Last year’s alleged golf-course misconduct from Dolphins guard Richie Incognito has prompted a fair question regarding the possible root of Incognito’s recklessness that day.
Why was alcohol available at a team function where players were present?
In 2007, the NFL banned alcohol from all team functions, buses, and flights. Read broadly and applied strictly, the rule would encompass something like the Dolphins’ annual golf outing.
According to the league office, it doesn’t.
“That alcohol ban didn’t include events like a charitable golf tournament,” NFL spokesman Brian McCarthy told PFT via email. “The story [from 2007] doesn’t fully explain the policy, which did not impose new policies or change policies regarding serving of alcohol at other club-related functions, including at sponsor or hospitality events, charitable golf tournaments, holiday parties, and related settings. In each of these settings, clubs remain responsible for determining their own policies concerning whether alcohol will be served and if so, under what conditions.”
For outings at a golf course, it becomes difficult if not impossible to eliminate access to alcohol. Regardless, the mixture of players, sponsors, and alcohol can result in all sorts of unwanted outcomes.

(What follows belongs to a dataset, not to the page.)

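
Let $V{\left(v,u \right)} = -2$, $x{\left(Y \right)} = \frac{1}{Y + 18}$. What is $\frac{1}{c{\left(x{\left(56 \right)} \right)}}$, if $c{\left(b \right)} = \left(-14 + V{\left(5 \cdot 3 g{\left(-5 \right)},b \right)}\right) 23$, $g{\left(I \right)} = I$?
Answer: $- \frac{1}{368} \approx -0.0027174$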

The ability of teams to conduct certain functions with alcohol being served has created friction within some teams regarding whether players will be attending team events where alcohol is served. Typically, management of the football operation opposes it, while management of the business operation (especially the folks responsible for keeping sponsors happy) supports it.
It’s unknown whether the Dolphins debated internally the wisdom of mixing alcohol, sponsors, Incognito, and volunteers at the golf event. It’s safe to say that the Dolphins would, in hindsight, remove alcohol or Incognito or the volunteer whom he allegedly assaulted away from the May 2012 event.